The strong posture taken by Hollande is to be expected as eyewitnesses said the terrorists specifically cited him and his decision to intervene in Syria as the reason for their attack, according to The New York Times.
An analysis by Stratfor said the attacks were to be expected when one takes into account the number of French men who have travelled to the Middle East for training, as well as the number of migrants who have come to France during the recent refugee crisis.
“High numbers of migrants have been entering Germany from the east and south, with very few carrying on to France. As a result, France has kept a relatively low profile in the attempts to stem the flow of migrants, though it has been present at the numerous summits on the issue and has supported Germany’s push for a relocation of asylum seekers across Europe. Nevertheless, this event can be expected to strengthen the argument of those groups that have been calling for a halt in the flow of immigrants and the closing of borders in countries such as Germany, Sweden and much of Central and Eastern Europe,” the Stratfor analysts write.
James Stravidis of Foreign Policy suggests that it is time for NATO to concede that radical Islam is a real threat to its partners and their interests and should concentrate its mission on defeating the Islamic State.
He lays out several steps which NATO should take, including first making a referral to the UN Security Council, to begin training Kurdish Pashmerga-Yazidi forces, and to framing NATO as an “open coalition” in the fight against ISIS.
The last point would open the door to Russia joining in against the terrorists.
“The Russian government claims to want to defeat the Islamic State, and it should have no lack of motivation, given the over 200 dead citizens — including many women and children — who seem to have been massacred by the Islamic State in the downing of a civilian aircraft just two weeks ago.
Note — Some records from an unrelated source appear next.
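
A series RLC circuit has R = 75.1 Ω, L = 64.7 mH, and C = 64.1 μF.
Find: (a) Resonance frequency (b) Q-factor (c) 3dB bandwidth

Step 1 — Resonance: ω₀ = 1/√(LC) = 1/√(0.0647·6.41e-05) = 491 rad/s.
Step 2 — f₀ = ω₀/(2π) = 78.15 Hz.
Step 3 — Series Q: Q = ω₀L/R = 491·0.0647/75.1 = 0.423.
Step 4 — Bandwidth: Δω = ω₀/Q = 1161 rad/s; BW = Δω/(2π) = 184.7 Hz.

(a) f₀ = 78.15 Hz  (b) Q = 0.423  (c) BW = 184.7 Hz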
Russia should be invited to participate alongside NATO and other coalition members against the Islamic State,” advocates Stravridis.
While it is expected that declarative statements about the Paris attacks being a “turning point” or the day the West has awakened to the threat of radical Islam, Anthony Cordesman of the Center for Strategic and International Studies notes the reactions and assertions miss the central point – this will be a decades-long engagement against ISIS and its cohorts.
“Politicians and some ‘experts’ have followed the same pattern – overreacting to the most recent event and losing sight of the reality that there are not going to be any turning points in the near future. Years of new tragedies like Paris are almost inevitable, and the struggle against extremism is going to be a long, long battle of attrition,” he writes.